Genevieve Jacobs 25 October 2021
Cookbooks

Locally produced cookbooks are a staple on many kitchen shelves. Photo: Genevieve Jacobs.

I’m standing on a chair in my kitchen, looking for the Cootamundra Bulldogs Rugby League Ladies Auxiliary cookbook and its slice recipes. No luck there, but it’s OK; I’ve dug out Entertaining with the Country Club, 1957-82.

There are more slice recipes than you could poke a stick at, plenty of ideas for the fete, and in the general section, some tips for washing sheepskin coats and a recipe for Irish cream liqueur with the note “Bogan’s, not Bailey’s!” (presumably, because the writer was from Narromine, although who knows?)

There’s a handy comparison of the Club’s 1957 and 1982 Melbourne Cup lunches – “not nearly enough puddings, they went like lightning …” One of the co-authors is none other than the mother of Region Media journalist Edwina Mason.

I’ve also unearthed The Crown Street Hospital cookbook, several tomes from the kids’ schooldays (one of which I compiled for the Wallendbeen Public School P&C) and the entire multi-volume run of Country in the Cooking by Margaret Charlesworth, “a collection of memories and recipes celebrating the seasonal foods of the Young region”.

illustrated title page

The title page from Entertaining with the Country Club. Photo: Genevieve Jacobs.

Missing is The Eastern Blend, a somewhat eccentric volume compiled by my friend Mariam when she joined her father on a diplomatic posting in Islamabad and accidentally ended up as the secretary of the Malaysian Ladies Association.

It was a long way from an Arts degree at Sydney Uni, but she mucked in and produced a cookbook in which my recipe for a chocolate roulade sits alongside various Indian sweets and “scorchingly hot vindaloo” (that’s what it’s called; I’ve always been too scared to try it).

This is the fabulously whacky world of the amateur cookbook, one of the great Australian fundraising staples along with wood raffles, meat trays and cake stalls. Quantities vary wildly, measurements are by the half cup rather than the gram, and there is often liberal use of powdered French onion soup, Sao biscuits and Aeroplane jelly as pantry staples.

And for every tuna casserole topped with crushed Jatz crackers, there’s another recipe that someone has clearly copied and is passing off as their own. The clue is often in the title – Marjorie’s Hungarian dobos torta – although the neighbours are fully aware that Marjorie has never been further afield than two weeks in Merimbula.

But despite the delightfully amateur tone, these are often beloved cookbooks.

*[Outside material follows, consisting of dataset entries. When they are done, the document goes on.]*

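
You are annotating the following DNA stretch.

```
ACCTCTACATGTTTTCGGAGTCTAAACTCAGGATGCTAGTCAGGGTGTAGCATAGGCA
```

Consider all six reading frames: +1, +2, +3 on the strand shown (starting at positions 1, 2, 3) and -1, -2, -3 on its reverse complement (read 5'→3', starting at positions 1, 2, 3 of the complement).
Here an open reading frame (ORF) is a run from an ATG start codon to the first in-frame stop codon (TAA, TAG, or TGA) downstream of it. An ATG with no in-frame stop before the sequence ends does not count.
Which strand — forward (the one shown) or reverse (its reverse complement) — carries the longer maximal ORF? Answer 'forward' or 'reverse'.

Reverse complement (5'→3'): TGCCTATGCTACACCCTGACTAGCATCCTGAGTTTAGACTCCGAAAACATGTAGAGGT
Frame +1: ACC TCT ACA TGT TTT CGG AGT CTA AAC TCA GGA TGC TAG TCA GGG TGT AGC ATA GGC — no ATG→stop ORF.
Frame +2: CCT CTA CAT GTT TTC GGA GTC TAA ACT CAG GAT GCT AGT CAG GGT GTA GCA TAG GCA — no ATG→stop ORF.
Frame +3: CTC TAC ATG TTT TCG GAG TCT AAA CTC AGG ATG CTA GTC AGG GTG TAG CAT AGG — ATG at 9, stop TAG at 48 → 42 nt; ATG at 33, stop TAG at 48 → 18 nt.
Frame -1: TGC CTA TGC TAC ACC CTG ACT AGC ATC CTG AGT TTA GAC TCC GAA AAC ATG TAG AGG — ATG at 49, stop TAG at 52 → 6 nt.
Frame -2: GCC TAT GCT ACA CCC TGA CTA GCA TCC TGA GTT TAG ACT CCG AAA ACA TGT AGA GGT — no ATG→stop ORF.
Frame -3: CCT ATG CTA CAC CCT GAC TAG CAT CCT GAG TTT AGA CTC CGA AAA CAT GTA GAG — ATG at 6, stop TAG at 21 → 18 nt.
Forward-strand max 42 nt; reverse-strand max 18 nt. The forward strand has the longer ORF.

forward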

They recall people and places, warm family and community memories and the occasional eureka moment when you finally get your hands on someone’s justly famous cake recipe. Nothing is haute cuisine, but there’s plenty that’s comforting, familiar and delicious. It’s real food, prepared with love.

Two women cooking

Denise Glavincevski from Sydney and Lucy Wenger from Macgregor cooking crepes with apple sauce for the hungry crowds at a previous Loriendale open day. Photo: Glynis Quinlan.

Loriendale Orchard at Hall has been selling their Fruits of the Orchard cookbook for years. The Pidgeon family uses their annual open day to raise funds for various charities, including Green Pastures Hospital for leprosy patients in Pokhara, Nepal and the Oasis Africa Kibera School.

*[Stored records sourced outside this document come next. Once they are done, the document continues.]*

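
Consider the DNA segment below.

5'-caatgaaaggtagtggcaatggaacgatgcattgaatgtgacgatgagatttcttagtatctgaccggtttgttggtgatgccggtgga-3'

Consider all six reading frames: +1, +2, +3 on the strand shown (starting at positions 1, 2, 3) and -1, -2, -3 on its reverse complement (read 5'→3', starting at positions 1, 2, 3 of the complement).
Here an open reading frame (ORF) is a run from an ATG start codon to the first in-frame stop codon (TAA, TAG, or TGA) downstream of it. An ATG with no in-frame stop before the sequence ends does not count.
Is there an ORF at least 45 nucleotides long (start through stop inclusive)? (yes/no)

no

Reverse complement (5'→3'): TCCACCGGCATCACCAACAAACCGGTCAGATACTAAGAAATCTCATCGTCACATTCAATGCATCGTTCCATTGCCACTACCTTTCATTG
Frame +1: CAA TGA AAG GTA GTG GCA ATG GAA CGA TGC ATT GAA TGT GAC GAT GAG ATT TCT TAG TAT CTG ACC GGT TTG TTG GTG ATG CCG GTG — ATG at 19, stop TAG at 55 → 39 nt.
Frame +2: AAT GAA AGG TAG TGG CAA TGG AAC GAT GCA TTG AAT GTG ACG ATG AGA TTT CTT AGT ATC TGA CCG GTT TGT TGG TGA TGC CGG TGG — ATG at 44, stop TGA at 62 → 21 nt.
Frame +3: ATG AAA GGT AGT GGC AAT GGA ACG ATG CAT TGA ATG TGA CGA TGA GAT TTC TTA GTA TCT GAC CGG TTT GTT GGT GAT GCC GGT GGA — ATG at 3, stop TGA at 33 → 33 nt; ATG at 27, stop TGA at 33 → 9 nt; ATG at 36, stop TGA at 39 → 6 nt.
Frame -1: TCC ACC GGC ATC ACC AAC AAA CCG GTC AGA TAC TAA GAA ATC TCA TCG TCA CAT TCA ATG CAT CGT TCC ATT GCC ACT ACC TTT CAT — no ATG→stop ORF.
Frame -2: CCA CCG GCA TCA CCA ACA AAC CGG TCA GAT ACT AAG AAA TCT CAT CGT CAC ATT CAA TGC ATC GTT CCA TTG CCA CTA CCT TTC ATT — no ATG→stop ORF.
Frame -3: CAC CGG CAT CAC CAA CAA ACC GGT CAG ATA CTA AGA AAT CTC ATC GTC ACA TTC AAT GCA TCG TTC CAT TGC CAC TAC CTT TCA TTG — no ATG→stop ORF.
Largest ORF found is 39 nucleotides < 45, so no.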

I’ve got the third edition, dating from 2008. It credits a long list of international workers and travellers who have stayed with the Pidgeons over the years and contributed their recipes for apples, pears, stonefruit and berries. There’s Polish Hunter stew with apples, a Nova Scotian apple cheesecake and North American strawberry puffed pancakes.

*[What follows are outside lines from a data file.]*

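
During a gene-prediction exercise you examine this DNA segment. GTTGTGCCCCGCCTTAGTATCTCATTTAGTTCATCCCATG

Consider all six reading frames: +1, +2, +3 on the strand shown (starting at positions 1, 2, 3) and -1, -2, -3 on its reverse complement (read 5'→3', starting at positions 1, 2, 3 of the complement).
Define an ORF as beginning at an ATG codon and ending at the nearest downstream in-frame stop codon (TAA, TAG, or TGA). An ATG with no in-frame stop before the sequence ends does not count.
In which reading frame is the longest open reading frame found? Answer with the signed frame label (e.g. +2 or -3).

Reverse complement (5'→3'): CATGGGATGAACTAAATGAGATACTAAGGCGGGGCACAAC
Frame +1: GTT GTG CCC CGC CTT AGT ATC TCA TTT AGT TCA TCC CAT — no ATG→stop ORF.
Frame +2: TTG TGC CCC GCC TTA GTA TCT CAT TTA GTT CAT CCC ATG — no ATG→stop ORF.
Frame +3: TGT GCC CCG CCT TAG TAT CTC ATT TAG TTC ATC CCA — no ATG→stop ORF.
Frame -1: CAT GGG ATG AAC TAA ATG AGA TAC TAA GGC GGG GCA CAA — ATG at 7, stop TAA at 13 → 9 nt; ATG at 16, stop TAA at 25 → 12 nt.
Frame -2: ATG GGA TGA ACT AAA TGA GAT ACT AAG GCG GGG CAC AAC — ATG at 2, stop TGA at 8 → 9 nt.
Frame -3: TGG GAT GAA CTA AAT GAG ATA CTA AGG CGG GGC ACA — no ATG→stop ORF.
Longest ORF is 12 nt in frame -1 (positions 16–27).

-1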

What local cookbooks do you treasure?

Loriendale’s Danish apple cake

  • 2 medium apples
  • 1/4 cup of sultanas
  • 2 teaspoons lemon juice
  • 120 grams butter
  • 1 cup caster sugar
  • 1 egg
  • 1 cup SR flour
  • 1/2 teaspoon each of salt, cinnamon and powdered ginger
  • 1 tablespoon brown sugar
  • walnut pieces

Peel, core and slice the apples, add sultanas and put over the lemon juice. Preheat oven to 180 C and grease a sandwich tin.

Beat butter and sugar until creamy. Lightly whisk egg and add to mixture. Sift flour and salt and fold into the mixture. Spread half the mix into the base of the tin, cover with the sliced apple and sultana mixture and top with brown sugar, cinnamon and ginger. Top with the remaining cake mixture and bake for approximately 45 minutes. Ice with coffee icing if desired and decorate with walnut pieces.

Loriendale Orchard is only open to the public for its annual celebration but sells its fruit when in season at the Capital Region Farmers Market in Mitchell on Saturday mornings. Their cookbook, Jams and Relishes, is available online at loriendale.com.au.